Ethics

A Pack of Dogs

After The Washington Post unveiled the story of a young Mitt Romney forcibly cutting the hair of a classmate because of his perceived homosexuality, the Romney campaign reached out to Mitt's fellow classmates hoping to find someone willing contradict the Post story.

The Romney campaign has so far emerged empty-handed in that endeavor, however some classmates, including one who participated in the assault, have come forward to describe their reaction to the event in more vivid detail.

A high school classmate of presidential candidate Mitt Romney told ABC News today that he considers a particular prank the two pulled at Michigan’s Cranbrook School to be “assault and battery” and that he witnessed Romney hold the scissors to cut the hair of a student who was being physically pinned to the ground by several others. [...]

“I saw it with my own eyes,” said Maxwell, of the anecdote first reported by the Washington Post.
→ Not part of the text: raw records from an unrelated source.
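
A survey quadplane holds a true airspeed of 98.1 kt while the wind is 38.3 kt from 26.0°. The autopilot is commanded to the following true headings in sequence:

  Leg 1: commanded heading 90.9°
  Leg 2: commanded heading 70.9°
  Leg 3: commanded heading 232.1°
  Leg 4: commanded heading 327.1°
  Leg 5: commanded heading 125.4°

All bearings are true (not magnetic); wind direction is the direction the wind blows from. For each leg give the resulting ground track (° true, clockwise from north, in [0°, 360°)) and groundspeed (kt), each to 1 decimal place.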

Maxwell said Romney held the scissors helping to cut the hair of a student, John Lauber, who was presumed to be gay and who had long hair. “It was a hack job … clumps of hair taken off.”

Maxwell said he held the boy’s arm and leg, describing he and his friends as a “pack of dogs.” [...]
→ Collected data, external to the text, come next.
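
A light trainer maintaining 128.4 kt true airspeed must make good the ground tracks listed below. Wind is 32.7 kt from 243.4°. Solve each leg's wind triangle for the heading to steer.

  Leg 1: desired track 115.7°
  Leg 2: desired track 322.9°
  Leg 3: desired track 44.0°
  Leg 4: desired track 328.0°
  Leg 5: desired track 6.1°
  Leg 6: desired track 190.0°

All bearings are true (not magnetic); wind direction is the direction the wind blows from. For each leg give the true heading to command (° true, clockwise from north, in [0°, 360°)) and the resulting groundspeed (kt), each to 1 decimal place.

Leg 1: desired track 115.7°; wind correction +11.6° → command heading 127.3°, groundspeed 145.8 kt
Leg 2: desired track 322.9°; wind correction -14.5° → command heading 308.4°, groundspeed 118.4 kt
Leg 3: desired track 44.0°; wind correction -4.9° → command heading 39.1°, groundspeed 158.8 kt
Leg 4: desired track 328.0°; wind correction -14.7° → command heading 313.3°, groundspeed 121.1 kt
Leg 5: desired track 6.1°; wind correction -12.4° → command heading 353.7°, groundspeed 143.1 kt
Leg 6: desired track 190.0°; wind correction +11.8° → command heading 201.8°, groundspeed 106.2 kt

Leg 1: heading=127.3°, groundspeed=145.8 kt
Leg 2: heading=308.4°, groundspeed=118.4 kt
Leg 3: heading=39.1°, groundspeed=158.8 kt
Leg 4: heading=313.3°, groundspeed=121.1 kt
Leg 5: heading=353.7°, groundspeed=143.1 kt
Leg 6: heading=201.8°, groundspeed=106.2 kt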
Asked if he has any doubt that what Romney did could be considered bullying, Maxwell responded, “Oh my god, are you kidding? … I castigated myself regularly for not having intervened. I would have felt a lot better about myself had I said, ‘Hey, enough.’”

“When I saw the look on his [Lauber's] face, it was a look I’ll never forget,” said Maxwell. “When you see a victim, the sense of trust betrayed in this boy who was perfectly innocent for being different.”
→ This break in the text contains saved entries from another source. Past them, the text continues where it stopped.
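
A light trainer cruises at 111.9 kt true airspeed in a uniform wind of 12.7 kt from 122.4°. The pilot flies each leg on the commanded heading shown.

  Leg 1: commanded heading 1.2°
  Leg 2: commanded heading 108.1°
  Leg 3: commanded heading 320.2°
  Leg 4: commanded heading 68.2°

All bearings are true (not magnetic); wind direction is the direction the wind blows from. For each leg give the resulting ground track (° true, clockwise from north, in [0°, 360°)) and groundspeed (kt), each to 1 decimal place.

Leg 1: track=356.0°, groundspeed=119.0 kt
Leg 2: track=106.3°, groundspeed=99.6 kt
Leg 3: track=318.4°, groundspeed=124.1 kt
Leg 4: track=62.6°, groundspeed=105.0 kt

Leg 1: heading 1.2°; drift -5.2° → track 356.0°, groundspeed 119.0 kt
Leg 2: heading 108.1°; drift -1.8° → track 106.3°, groundspeed 99.6 kt
Leg 3: heading 320.2°; drift -1.8° → track 318.4°, groundspeed 124.1 kt
Leg 4: heading 68.2°; drift -5.6° → track 62.6°, groundspeed 105.0 kt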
“This was bullying supreme,” he said.

Considering how traumatized those who participated in the attack were, and the detail in which they can recall the event 50 years later, it's inconceivable that Mitt Romney can't remember any of it.

I've heard the argument that childhood (and I use the term childhood with reservations, as he was 18 years old in 1965) antics such as this shouldn't be used against Mitt Romney, and normally I would agree, however Mitt Romney's reputation as a bully extends well into his adult life, throughout his time at Bain Capital, and during his stent as the governor of Massachusetts.

There's a pattern to Romney's emotional absence this story lends credence to.